A lawsuit by plaintiff Celeste W. says that these misrepresentations have real consequences. Celeste was reportedly prescribed Injectafer in December 2014 for the treatment of iron deficiency anemia. After six total injections, Celeste allegedly started to experience “critically” low levels of phosphate. After seeking medical attention, she was reportedly diagnosed with severe hypophosphatemia due to phosphate wasting.

“Her records indicate that this diagnosis was induced by the administration of Injectafer,” the Injectafer lawsuit alleges. “She was forced to undergo routine and regular monitoring of her phosphorous levels.”

Celeste has allegedly sustained significant symptoms as a result of the Injectafer side effects, including abnormal EKGs, severe chest pain, vertigo, chronic pain, joint swelling, “crippling” bone pain, muscle aches, weakness, numbness, and fatigue. This has allegedly lead to difficulty walking, difficulty using her hands, sleep disturbances, and emotional pain.

According to Celeste’s lawsuit, the drug manufacturers knew that their product could be associated with dangerous hypophosphatemia. As early as 2016, studies reportedly showed that ferric carboxymaltose – the type of iron used in Injectafer – was riskier than another iron option – iron isomaltoside 1000.

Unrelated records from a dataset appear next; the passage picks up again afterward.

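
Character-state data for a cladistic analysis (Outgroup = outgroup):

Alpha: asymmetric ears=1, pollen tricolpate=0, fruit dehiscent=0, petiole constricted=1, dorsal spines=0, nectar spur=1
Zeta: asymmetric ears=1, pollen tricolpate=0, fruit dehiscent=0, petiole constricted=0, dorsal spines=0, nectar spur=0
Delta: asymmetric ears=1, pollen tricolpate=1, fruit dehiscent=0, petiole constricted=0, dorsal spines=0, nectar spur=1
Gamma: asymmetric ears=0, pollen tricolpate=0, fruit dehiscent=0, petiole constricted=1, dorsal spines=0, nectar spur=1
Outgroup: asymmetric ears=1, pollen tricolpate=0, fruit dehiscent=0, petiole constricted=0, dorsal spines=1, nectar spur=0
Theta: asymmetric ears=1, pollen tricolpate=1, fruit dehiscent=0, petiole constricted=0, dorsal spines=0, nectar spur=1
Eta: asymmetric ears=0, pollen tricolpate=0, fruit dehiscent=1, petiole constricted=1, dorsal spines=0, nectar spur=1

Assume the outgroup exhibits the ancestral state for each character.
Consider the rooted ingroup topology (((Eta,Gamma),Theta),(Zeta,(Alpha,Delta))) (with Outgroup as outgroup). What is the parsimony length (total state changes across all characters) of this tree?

9

Map each character onto (((Eta,Gamma),Theta),(Zeta,(Alpha,Delta))) (rooted by Outgroup) and count the minimum state changes it requires (Fitch parsimony):
asymmetric ears: 1; pollen tricolpate: 2; fruit dehiscent: 1; petiole constricted: 2; dorsal spines: 1; nectar spur: 2.
Total tree length = 9.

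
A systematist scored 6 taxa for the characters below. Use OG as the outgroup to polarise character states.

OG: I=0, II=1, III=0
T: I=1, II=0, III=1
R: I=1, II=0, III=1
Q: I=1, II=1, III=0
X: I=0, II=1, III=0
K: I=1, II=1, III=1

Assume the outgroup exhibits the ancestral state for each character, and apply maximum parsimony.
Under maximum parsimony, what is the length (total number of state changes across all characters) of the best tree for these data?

Character polarity is set by the outgroup: the derived state is whichever differs from the outgroup's state, so for II the derived state is '0', and for the remaining characters it is '1'.
Only K, Q, R, and T show the derived state '1' for I, supporting them as a clade.
II: derived state '0' in R and T only — synapomorphy for {R, T}.
III (derived state '1') is shared by K, R, and T — a synapomorphy uniting that clade.
Most parsimonious ingroup topology: ((((T,R),K),Q),X).
Changes per character on this tree: I: 1; II: 1; III: 1.
Total = 3.

3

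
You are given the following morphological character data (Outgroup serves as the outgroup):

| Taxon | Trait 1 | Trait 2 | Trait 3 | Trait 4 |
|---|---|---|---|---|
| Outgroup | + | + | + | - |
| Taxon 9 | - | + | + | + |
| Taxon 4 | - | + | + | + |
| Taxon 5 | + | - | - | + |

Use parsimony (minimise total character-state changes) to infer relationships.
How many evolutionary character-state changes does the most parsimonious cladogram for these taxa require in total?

4

Character polarity is set by the outgroup: the derived state is whichever differs from the outgroup's state, so for Trait 1, Trait 2, Trait 3 the derived state is '-', and for the remaining characters it is '+'.
Only Taxon 4 and Taxon 9 show the derived state '-' for Trait 1, supporting them as a clade.
Trait 2: derived state '-' in Taxon 5 only — an autapomorphy, so it tells us nothing about relationships among taxa.
Trait 3: derived state '-' in Taxon 5 only — an autapomorphy, so it tells us nothing about relationships among taxa.
Trait 4 (derived state '+') is shared by all ingroup taxa — unites the whole ingroup.
Most parsimonious ingroup topology: ((Taxon 9,Taxon 4),Taxon 5).
Changes per character on this tree: Trait 1: 1; Trait 2: 1; Trait 3: 1; Trait 4: 1.
Total = 4.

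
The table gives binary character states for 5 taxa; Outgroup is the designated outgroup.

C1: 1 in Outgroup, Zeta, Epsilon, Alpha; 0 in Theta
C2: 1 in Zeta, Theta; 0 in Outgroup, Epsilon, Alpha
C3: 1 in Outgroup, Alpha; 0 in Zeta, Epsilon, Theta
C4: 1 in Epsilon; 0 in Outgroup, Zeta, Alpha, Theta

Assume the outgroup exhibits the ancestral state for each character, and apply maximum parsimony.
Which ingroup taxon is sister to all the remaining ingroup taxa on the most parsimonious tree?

Character polarity is set by the outgroup: the derived state is whichever differs from the outgroup's state, so for C1, C3 the derived state is '0', and for the remaining characters it is '1'.
C1: derived state '0' in Theta only — an autapomorphy, so it tells us nothing about relationships among taxa.
Only Theta and Zeta show the derived state '1' for C2, supporting them as a clade.
C3 (derived state '0') is shared by Epsilon, Theta, and Zeta — a synapomorphy uniting that clade.
C4: derived state '1' in Epsilon only — an autapomorphy, so it tells us nothing about relationships among taxa.
Most parsimonious ingroup topology: (((Zeta,Theta),Epsilon),Alpha).
Alpha is sister to the clade containing all other ingroup taxa, so it is the earliest-diverging (most basal) ingroup lineage.

Alpha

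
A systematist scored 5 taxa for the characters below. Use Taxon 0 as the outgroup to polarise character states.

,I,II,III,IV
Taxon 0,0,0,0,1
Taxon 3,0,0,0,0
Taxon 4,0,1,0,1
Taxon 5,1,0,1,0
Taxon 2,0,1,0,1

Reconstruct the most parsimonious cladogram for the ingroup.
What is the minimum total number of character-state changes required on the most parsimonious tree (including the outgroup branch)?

Character polarity is set by the outgroup: the derived state is whichever differs from the outgroup's state, so for IV the derived state is '0', and for the remaining characters it is '1'.
I: derived state '1' in Taxon 5 only — an autapomorphy, so it tells us nothing about relationships among taxa.
Only Taxon 2 and Taxon 4 show the derived state '1' for II, supporting them as a clade.
III: derived state '1' in Taxon 5 only — an autapomorphy, so it tells us nothing about relationships among taxa.
IV: derived state '0' in Taxon 3 and Taxon 5 only — synapomorphy for {Taxon 3, Taxon 5}.
Most parsimonious ingroup topology: ((Taxon 3,Taxon 5),(Taxon 4,Taxon 2)).
Changes per character on this tree: I: 1; II: 1; III: 1; IV: 1.
Total = 4.

4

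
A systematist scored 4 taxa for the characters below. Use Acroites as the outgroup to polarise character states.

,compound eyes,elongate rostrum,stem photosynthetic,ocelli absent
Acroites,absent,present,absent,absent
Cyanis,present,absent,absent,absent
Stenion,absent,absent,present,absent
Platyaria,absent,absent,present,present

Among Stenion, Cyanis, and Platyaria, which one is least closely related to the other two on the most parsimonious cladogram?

Cyanis

Character polarity is set by the outgroup: the derived state is whichever differs from the outgroup's state, so for elongate rostrum the derived state is 'absent', and for the remaining characters it is 'present'.
compound eyes (derived state 'present') is unique to Cyanis (autapomorphy; uninformative for grouping).
elongate rostrum (derived state 'absent') is shared by all ingroup taxa — unites the whole ingroup.
stem photosynthetic: derived state 'present' in Platyaria and Stenion only — synapomorphy for {Platyaria, Stenion}.
ocelli absent: derived state 'present' in Platyaria only — an autapomorphy, so it tells us nothing about relationships among taxa.
Most parsimonious ingroup topology: (Cyanis,(Stenion,Platyaria)).
Stenion and Platyaria share a more recent common ancestor with each other than either does with Cyanis, so Cyanis is the least closely related of the three.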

In a 2016 study, the ferric carboxymaltose was reportedly associated with a 20 fold higher risk than iron isomaltoside. In fact, all 18 cases of “severe and life threatening” hypophosphatemia in the study were seen in the Injectafer group.

Despite these results, manufacturers allegedly continued to market their medical as safe and effective. Celeste contends that these representations were misleading and unlawful.

Can I File an Injectafer Class Action Lawsuit?

Although no Injectafer recall has been initiated, consumers may still have options if they experienced adverse side effects. If you experienced Injectafer side effects such as hypophosphatemia, you could be eligible to take legal action.

The Injectafer Lawsuit is Case No. 2:19-cv-03914 in the U.S. District Court for the Eastern District of Pennsylvania.